CSV Export of all 3m+ companies: $50k with 50% buy-now discount | About $20k to $25k per year for 100k contacts | $400 per month for 10k enrichments via API. ¢4 per record.
$3k per month for 100k enrichments. ¢3 per record.
And many other plan options. | Many plans from free to Enterprise based on # of contacts and features:
With the service provider decided, it was easy to use dlt and Apollo.io’s API to enrich new contacts hourly based on priority — new contact before updating existing, etc.
def enrich_contact(self, postgres_connect_string, to_schema):
pipeline = dlt.pipeline(pipeline_name='enrich_contact', destination='postgres', dataset_name=to_schema,
credentials=postgres_connect_string)
@dlt.resource(write_disposition='merge', primary_key='email')
def enriched_contact():
with pipeline.sql_client() as psql:
with psql.execute_query("select email from prioritized_contact") as cursor:
emails = cursor.fetchall()
for (email,) in emails:
enriched = self.people_match(email) # Call Apollo's "people/match" API
yield enriched['person']
print(pipeline.run(enriched_contact))
As our mission is to enable self-service, we added the enriched data, such as Organization Size & Industry, to our Customer and Contact models, so every team can use them for various use cases.

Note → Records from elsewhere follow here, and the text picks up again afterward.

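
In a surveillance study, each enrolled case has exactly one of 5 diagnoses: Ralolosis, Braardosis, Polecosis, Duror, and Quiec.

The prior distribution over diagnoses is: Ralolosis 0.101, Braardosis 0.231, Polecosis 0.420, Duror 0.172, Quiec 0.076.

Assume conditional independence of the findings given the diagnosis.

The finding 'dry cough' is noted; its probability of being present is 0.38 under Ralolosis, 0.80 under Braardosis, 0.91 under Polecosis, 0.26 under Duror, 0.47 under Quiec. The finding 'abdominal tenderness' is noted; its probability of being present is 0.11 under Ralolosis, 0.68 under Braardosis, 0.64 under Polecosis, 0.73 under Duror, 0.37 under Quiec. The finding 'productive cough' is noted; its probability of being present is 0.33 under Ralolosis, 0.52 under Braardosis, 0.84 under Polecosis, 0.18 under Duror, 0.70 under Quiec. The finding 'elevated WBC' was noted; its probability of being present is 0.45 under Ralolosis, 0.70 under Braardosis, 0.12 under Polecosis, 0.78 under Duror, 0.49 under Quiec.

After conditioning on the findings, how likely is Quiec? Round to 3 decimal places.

By Bayes' rule with conditional independence, the unnormalized weight for each hypothesis is prior × ∏ likelihoods:
  Ralolosis: 0.101 × 0.38 × 0.11 × 0.33 × 0.45 = 0.00062694
  Braardosis: 0.231 × 0.80 × 0.68 × 0.52 × 0.70 = 0.045742
  Polecosis: 0.420 × 0.91 × 0.64 × 0.84 × 0.12 = 0.024656
  Duror: 0.172 × 0.26 × 0.73 × 0.18 × 0.78 = 0.0045834
  Quiec: 0.076 × 0.47 × 0.37 × 0.70 × 0.49 = 0.0045332
Marginal likelihood of the evidence = 0.080142.
P(Quiec | evidence) = 0.0045332 / 0.080142 ≈ 0.057.

0.057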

For Organization Size, we grouped them into a few categories to simply analysis for our end-users:
, case
when estimated_employees <= 50 then 'Micro'
when estimated_employees <= 200 then 'Small'
when estimated_employees <= 1000 then 'Medium'
when estimated_employees <= 10000 then 'Enterprise'
when estimated_employees > 10000 then 'Mega Enterprise'
end as organization_size
An interesting insight from the enriched data is that most of our customers are from micro/small sized organizations.
Various teams have already used them to better understand our customers and keep tab on job changes, so it’s a win. There’s already talks on using it for more use cases. As there is a monetary cost to enrichment, we will continue to evaluate the values that we get for the cost and iterate from here.